I used to see discrimination and contempt for black people from time to time in American movies. At that time, I thought these racists were really narrow and evil villains. Later, I watched a lot of movies, and quite a few of them were about racial themes. The original intention was to understand racial discrimination. The reason, the result is that I have also become a "villain" who discriminates against black people
The best film of the 91st Oscar, "Green Book", is the most well-known racial film in recent years, but in fact the film is just a reflection on self-identity in the context of racial discrimination. I think the producer Such a film was made only to gain the advantage of political correctness. How can the friendship between the male protagonist and the black musician in the film mean that the male protagonist is no longer a racist? He met a black man of noble character, does that mean that all black people are noble? The original intention of this film was to win the award. It did not talk about the reasons why black people were discriminated against. The plot was timid for fear of touching a minefield. A few years ago, "Crash" described the issue of racial discrimination even more.
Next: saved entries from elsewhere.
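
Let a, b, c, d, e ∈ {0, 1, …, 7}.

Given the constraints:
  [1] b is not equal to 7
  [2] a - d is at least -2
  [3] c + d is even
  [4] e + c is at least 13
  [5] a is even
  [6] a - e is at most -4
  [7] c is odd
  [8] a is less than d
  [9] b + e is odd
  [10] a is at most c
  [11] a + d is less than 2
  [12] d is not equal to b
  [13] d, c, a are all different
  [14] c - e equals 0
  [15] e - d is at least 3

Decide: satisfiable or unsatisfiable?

Satisfiable

Setting (a, b, c, d, e) = (0, 0, 7, 1, 7) satisfies everything: constraint 2: a - d = -1; constraint 4: e + c = 14, and the others follow.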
Going deeper and more real, this kind of film is what a racial film should look like
Next is my subjective racist remark time:
The black population accounts for 13% of the US population, and the crime rate is as high as 55%. This fact alone is enough to put black people into the lowest level of discrimination. Some movies are happy to portray them as being bullied. The silent image of black slaves in the last century, but in fact, they formed gangs and continued to do criminal activities. They opened their mouths to how much those white people looked down on black people.
(Then eliminating racism became politically correct, don’t believe it, look at how many racial themes are in the best picture Oscar, sneer)
Just like in this film, because there are no black stars on the wall of the pizza shop, it ended up burning down the restaurant. The boss said that the stars on the wall are all Italian-Americans. After all, the boss is Italian, but the black man still refuses to obey. I have to put up a picture of a black man. You can see at a glance who is right and who is wrong. As a group that is oppressed, black people have a collective sense and distorted sense of "someone bullies black people and we want to avenge him". The sense of justice, the thief shouted to catch the thief, swarmed up and destroyed the innocent shop, and when the fire was set, their inner sense of justice must have reached the peak "Damn white people, this is the end of you bullying us for no reason"
I also wonder why this black director used a racial film to make a film that made the audience hate black people even more. It turned out that the director left what he was trying to say in the text at the end of the film. I don't know if the black brothers watched this movie How will the movie feel? Anyway, I think this way of expression is the most powerful and shocking, but I guess they will only say "fuxk it he's white!"